In the burning up time department, I took a trial of the community. Wow, they've got a really cool site in the works. Basically, you are an avator and run around communing with others on a tropical island. I prefer this model to the dark shoot up worlds of unreal.

Friday, February 20, 2004

About every six months, I actually do add a feature to the web sites. I added a new page that shows any new entries for the community directories. For example, here is the new listing for Grand Junction, Co.

Realizing that I was getting a penalty for using excessively long site maps, I cut the full directory listing from the site map, then put a link back to the original map. I exclude the original map from the search engines: Here is the new site map for Salt Lake City. Here is the old map.

Sunday, February 15, 2004

It is always strange when I find sites that I've added to the Internet. While trying to track down some old friends, I happened on my Back Flip site. I am really happy to see that Backflip is still up and running. Like Blogger, BackFlip is a large public site that lets people build their own personal link list. It is like the favorites on your web browser, but shared publicly.

What you can do with blogger is add links to all of the sites that you think have good content (or links to all of your friends). The search engines read BackFlip, and your little directory becomes your vote for the sites that you think merit note. Unfortunately, its been a while since I had visited my BackFlip folder. I had to remove about a dozen broken links.

Although I didn't find what I was looking for this morning, it was fun finding my backflip account again. I hope the site sticks around.

Monday, February 09, 2004

The webtrends program that comes with my web host never seemed to answer the important question: What is the main entry point for my site and where does it come from? So I wrote my own database? This is really odd...but the search engine entry point for my Salt Lake site is the page: Sears Home Center.

In an attempt to pay for web hosting, I made a page for each of the affiliate programs I joined. The idea was to minimize the impact of the ads. Why the search engines like this page, I have not a clue. About 1 in 80 of the people who see the site click on the ad. My guess is that the rest are disappointed.

My new thought is that I need to go through each site. Figure out the main entry points then redesign from there.

BTW, I am completely unprepared for the IIES meeting tonight. I am getting better at the communicating on the internet where the format is open, but not that good in the face to face stuff.

Friday, February 06, 2004

I penned a garbled blob about spirituality in the free market. The main goal of the article is that the free market allows people the freedom to pursue both spiritual and material ends. For that matter, allowing both spiritual and material pursuits is one of the big distinguishing features between the free market envisioned by the founders of the US and Capitalism defined by Marx.

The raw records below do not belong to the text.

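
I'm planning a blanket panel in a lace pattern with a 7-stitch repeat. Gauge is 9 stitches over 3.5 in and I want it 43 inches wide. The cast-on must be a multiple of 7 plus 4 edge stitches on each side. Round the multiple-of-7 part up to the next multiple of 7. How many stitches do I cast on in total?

113 stitches.

9 / 3.5 = 2.571 sts per inch.
43 × 2.571 = 110.57 sts.
Less 8 edge sts → 102.57 for the repeat.
Next multiple of 7: 105.
Add back 8 edge sts → 113.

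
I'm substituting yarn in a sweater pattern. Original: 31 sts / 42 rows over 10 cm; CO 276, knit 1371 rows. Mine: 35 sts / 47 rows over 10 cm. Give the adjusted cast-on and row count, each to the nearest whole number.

Cast on 312 stitches; work 1534 rows.

Stitches: 276 × 35/31 = 311.61 → 312.
Rows: 1371 × 47/42 = 1534.21 → 1534.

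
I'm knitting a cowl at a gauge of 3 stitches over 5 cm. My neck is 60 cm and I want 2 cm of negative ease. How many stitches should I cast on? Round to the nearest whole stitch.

Finished = 60 − 2 = 58 cm.
3 / 5 = 0.6 sts per cm.
58.00 × 0.6 = 34.80 sts.
→ 35 sts.

35 stitches.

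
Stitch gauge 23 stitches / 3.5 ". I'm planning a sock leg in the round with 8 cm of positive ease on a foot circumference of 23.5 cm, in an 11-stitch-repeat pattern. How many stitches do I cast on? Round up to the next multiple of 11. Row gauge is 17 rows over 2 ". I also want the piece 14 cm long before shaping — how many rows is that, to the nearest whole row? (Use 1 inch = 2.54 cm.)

Cast on 88 stitches; work 47 rows.

Finished = 23.5 + 8 = 31.5 cm.
31.5 cm × 1/2.54 = 12.40 inches.
23/3.5 = 6.571 sts per in; 12.40 × 6.571 = 81.50 sts.
Next multiple of 11 → 88.
14 cm = 5.51 inches; × 8.5 = 46.85 → 47 rows.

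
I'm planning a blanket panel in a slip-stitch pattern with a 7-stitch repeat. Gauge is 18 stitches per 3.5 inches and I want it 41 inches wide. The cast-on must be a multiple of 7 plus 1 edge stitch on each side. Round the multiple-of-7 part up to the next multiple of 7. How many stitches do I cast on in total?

18 / 3.5 = 5.143 sts per inch.
41 × 5.143 = 210.86 sts.
Less 2 edge sts → 208.86 for the repeat.
Next multiple of 7: 210.
Add back 2 edge sts → 212.

Cast on 212 stitches.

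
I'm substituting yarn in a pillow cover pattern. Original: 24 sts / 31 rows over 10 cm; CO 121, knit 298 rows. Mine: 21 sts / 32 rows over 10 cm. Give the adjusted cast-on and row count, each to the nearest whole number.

Cast on 106 stitches; work 308 rows.

Stitches: 121 × 21/24 = 105.88 → 106.
Rows: 298 × 32/31 = 307.61 → 308.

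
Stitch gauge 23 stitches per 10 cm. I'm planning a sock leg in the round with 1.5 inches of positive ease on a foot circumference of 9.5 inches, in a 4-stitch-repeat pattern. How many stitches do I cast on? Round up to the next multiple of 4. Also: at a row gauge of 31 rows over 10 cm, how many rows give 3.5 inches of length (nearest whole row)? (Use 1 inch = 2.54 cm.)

Cast on 68 stitches; work 28 rows.

Finished = 9.5 + 1.5 = 11 inches.
11 inches × 2.54 = 27.94 cm.
23/10 = 2.3 sts per cm; 27.94 × 2.3 = 64.26 sts.
Next multiple of 4 → 68.
3.5 inches = 8.89 cm; × 3.1 = 27.56 → 28 rows.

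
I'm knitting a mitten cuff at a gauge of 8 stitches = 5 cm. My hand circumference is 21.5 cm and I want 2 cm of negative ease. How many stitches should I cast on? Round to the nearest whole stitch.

31 stitches.

Finished = 21.5 − 2 = 19.5 cm.
8 / 5 = 1.6 sts per cm.
19.50 × 1.6 = 31.20 sts.
→ 31 sts.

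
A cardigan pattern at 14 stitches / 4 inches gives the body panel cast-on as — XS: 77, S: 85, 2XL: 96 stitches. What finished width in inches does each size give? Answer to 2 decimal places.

14/4 = 3.5 sts per in.
XS: 77 / 3.5 = 22.000 → 22.00 in.
S: 85 / 3.5 = 24.286 → 24.29 in.
2XL: 96 / 3.5 = 27.429 → 27.43 in.

XS 22.00 inches; S 24.29 inches; 2XL 27.43 inches.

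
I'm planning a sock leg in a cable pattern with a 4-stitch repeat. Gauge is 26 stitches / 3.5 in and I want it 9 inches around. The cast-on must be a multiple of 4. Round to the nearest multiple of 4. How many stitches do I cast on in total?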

Thursday, February 05, 2004

I finished reading New Spring: The Novel by Robert Jordan, and placed a blurb in the Science Fiction Review section of my site.

New Spring is a prequel to Robert Jordan's Wheel of Time series. I think Robert Jordan is extremely smart in giving young readers a second entry point into his epic series. The story involved in New Spring happens before The Eye of the World. That means people interested in the series can start their quest with New Spring.

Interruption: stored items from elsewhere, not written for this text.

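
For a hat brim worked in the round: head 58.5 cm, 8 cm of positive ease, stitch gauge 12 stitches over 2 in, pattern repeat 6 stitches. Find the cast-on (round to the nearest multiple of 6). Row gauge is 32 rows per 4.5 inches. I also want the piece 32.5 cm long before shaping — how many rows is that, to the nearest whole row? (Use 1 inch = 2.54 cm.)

Cast on 156 stitches; work 91 rows.

Finished = 58.5 + 8 = 66.5 cm.
66.5 cm × 1/2.54 = 26.18 inches.
12/2 = 6 sts per in; 26.18 × 6 = 157.09 sts.
Nearest multiple of 6 → 156.
32.5 cm = 12.80 inches; × 7.111 = 90.99 → 91 rows.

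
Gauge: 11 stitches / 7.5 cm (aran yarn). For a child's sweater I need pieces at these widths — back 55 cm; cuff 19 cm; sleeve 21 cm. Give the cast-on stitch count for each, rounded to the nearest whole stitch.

back 81; cuff 28; sleeve 31.

Rate = 11/7.5 = 1.467 sts per cm.
back: 55 × 1.467 = 80.67 → 81.
cuff: 19 × 1.467 = 27.87 → 28.
sleeve: 21 × 1.467 = 30.80 → 31.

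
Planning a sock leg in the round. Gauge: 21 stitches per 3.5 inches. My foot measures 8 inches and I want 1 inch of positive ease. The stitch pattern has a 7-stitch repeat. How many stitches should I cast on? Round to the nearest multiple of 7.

56 stitches.

Finished = 8 + 1 = 9 inches.
21 / 3.5 = 6 sts/in.
9 × 6 = 54.00 sts.
Nearest multiple of 7: 56.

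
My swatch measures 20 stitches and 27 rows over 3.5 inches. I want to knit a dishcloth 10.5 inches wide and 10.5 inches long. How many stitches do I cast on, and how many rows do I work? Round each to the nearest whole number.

Stitch gauge = 20/3.5 = 5.714 sts/in; 10.5 × 5.714 = 60.00 → 60 sts.
Row gauge = 27/3.5 = 7.714 rows/in; 10.5 × 7.714 = 81.00 → 81 rows.

Cast on 60 stitches and work 81 rows.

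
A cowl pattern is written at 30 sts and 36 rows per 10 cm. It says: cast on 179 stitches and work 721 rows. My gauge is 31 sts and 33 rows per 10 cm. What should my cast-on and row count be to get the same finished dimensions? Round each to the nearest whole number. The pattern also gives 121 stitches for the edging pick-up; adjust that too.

Cast on 185 stitches; work 661 rows; edging pick-up 125 stitches.

Stitches: 179 × 31/30 = 184.97 → 185.
Rows: 721 × 33/36 = 660.92 → 661.
edging pick-up: 121 × 31/30 = 125.03 → 125.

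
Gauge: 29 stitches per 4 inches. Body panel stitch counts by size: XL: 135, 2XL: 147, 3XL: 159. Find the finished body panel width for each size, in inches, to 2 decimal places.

XL 18.62 inches; 2XL 20.28 inches; 3XL 21.93 inches.

29/4 = 7.25 sts per in.
XL: 135 / 7.25 = 18.621 → 18.62 in.
2XL: 147 / 7.25 = 20.276 → 20.28 in.
3XL: 159 / 7.25 = 21.931 → 21.93 in.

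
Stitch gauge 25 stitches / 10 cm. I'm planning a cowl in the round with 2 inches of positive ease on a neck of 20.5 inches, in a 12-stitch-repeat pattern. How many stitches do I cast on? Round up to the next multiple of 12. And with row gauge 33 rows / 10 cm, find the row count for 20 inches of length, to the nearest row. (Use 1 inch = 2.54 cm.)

Finished = 20.5 + 2 = 22.5 inches.
22.5 inches × 2.54 = 57.15 cm.
25/10 = 2.5 sts per cm; 57.15 × 2.5 = 142.88 sts.
Next multiple of 12 → 144.
20 inches = 50.80 cm; × 3.3 = 167.64 → 168 rows.

Cast on 144 stitches; work 168 rows.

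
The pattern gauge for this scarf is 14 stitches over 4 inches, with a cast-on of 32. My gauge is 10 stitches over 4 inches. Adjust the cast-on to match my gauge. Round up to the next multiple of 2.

Scale factor = 10 / 14 = 0.714.
32 × 10 / 14 = 22.86 sts.
→ 24 sts.

CO 24 sts.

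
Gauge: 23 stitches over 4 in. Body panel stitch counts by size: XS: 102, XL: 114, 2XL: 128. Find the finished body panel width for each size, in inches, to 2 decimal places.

XS 17.74 inches; XL 19.83 inches; 2XL 22.26 inches.

23/4 = 5.75 sts per in.
XS: 102 / 5.75 = 17.739 → 17.74 in.
XL: 114 / 5.75 = 19.826 → 19.83 in.
2XL: 128 / 5.75 = 22.261 → 22.26 in.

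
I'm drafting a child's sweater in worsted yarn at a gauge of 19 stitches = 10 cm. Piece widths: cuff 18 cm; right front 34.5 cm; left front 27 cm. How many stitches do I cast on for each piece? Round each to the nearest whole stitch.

cuff 34; right front 66; left front 51.

Rate = 19/10 = 1.9 sts per cm.
cuff: 18 × 1.9 = 34.20 → 34.
right front: 34.5 × 1.9 = 65.55 → 66.
left front: 27 × 1.9 = 51.30 → 51.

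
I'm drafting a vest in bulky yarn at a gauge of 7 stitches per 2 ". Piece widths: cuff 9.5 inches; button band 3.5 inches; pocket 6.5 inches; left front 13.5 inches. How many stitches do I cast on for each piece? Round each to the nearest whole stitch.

cuff 33; button band 12; pocket 23; left front 47.

Rate = 7/2 = 3.5 sts per in.
cuff: 9.5 × 3.5 = 33.25 → 33.
button band: 3.5 × 3.5 = 12.25 → 12.
pocket: 6.5 × 3.5 = 22.75 → 23.
left front: 13.5 × 3.5 = 47.25 → 47.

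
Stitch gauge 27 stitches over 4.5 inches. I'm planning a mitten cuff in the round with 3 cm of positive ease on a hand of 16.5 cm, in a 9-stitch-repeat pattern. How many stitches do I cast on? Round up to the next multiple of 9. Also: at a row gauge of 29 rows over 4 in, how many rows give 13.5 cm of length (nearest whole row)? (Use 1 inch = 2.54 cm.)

Finished = 16.5 + 3 = 19.5 cm.
19.5 cm × 1/2.54 = 7.68 inches.
27/4.5 = 6 sts per in; 7.68 × 6 = 46.06 sts.
Next multiple of 9 → 54.
13.5 cm = 5.31 inches; × 7.25 = 38.53 → 39 rows.

Cast on 54 stitches; work 39 rows.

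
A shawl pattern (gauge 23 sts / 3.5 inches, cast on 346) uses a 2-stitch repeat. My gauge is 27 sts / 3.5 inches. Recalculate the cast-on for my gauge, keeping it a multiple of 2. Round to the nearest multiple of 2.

346 × 27 / 23 = 406.17.
Nearest multiple of 2: 406.

Cast on 406 stitches.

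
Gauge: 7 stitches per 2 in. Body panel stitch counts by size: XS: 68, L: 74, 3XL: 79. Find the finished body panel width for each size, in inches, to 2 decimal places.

XS 19.43 inches; L 21.14 inches; 3XL 22.57 inches.

7/2 = 3.5 sts per in.
XS: 68 / 3.5 = 19.429 → 19.43 in.
L: 74 / 3.5 = 21.143 → 21.14 in.
3XL: 79 / 3.5 = 22.571 → 22.57 in.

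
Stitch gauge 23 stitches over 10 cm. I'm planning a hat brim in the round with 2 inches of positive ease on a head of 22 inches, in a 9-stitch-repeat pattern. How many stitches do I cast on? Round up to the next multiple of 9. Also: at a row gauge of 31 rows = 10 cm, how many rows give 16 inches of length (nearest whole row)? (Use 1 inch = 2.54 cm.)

Finished = 22 + 2 = 24 inches.
24 inches × 2.54 = 60.96 cm.
23/10 = 2.3 sts per cm; 60.96 × 2.3 = 140.21 sts.
Next multiple of 9 → 144.
16 inches = 40.64 cm; × 3.1 = 125.98 → 126 rows.

Cast on 144 stitches; work 126 rows.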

Best of all, New Spring is one of the shortest books in the series. Readers who have been intrigued by the Wheel of Time can read this book and get a good feel for the entire series.

As for someone who accepted the challenge of reading the whole series, I simply hope that the release of New Spring is a sign that Mr. Jordan is finally getting around to wrapping up this over sized tale.
I fixed the broken links on my Geocities site: A Venture Through the Grand Canyon. It is amazing how many things end up breaking on a static page. The web statistics show the page has has a total of 10,000 visitors to date. Of course, most of those are probably robots. Anyway,the site simply contains pictures of the Grand Canyon. It has been up since 1999. Geocities doesn't charge for pages. It makes me wonder how long the page will survive, and if it will continue to get a steady dribble of hits through time.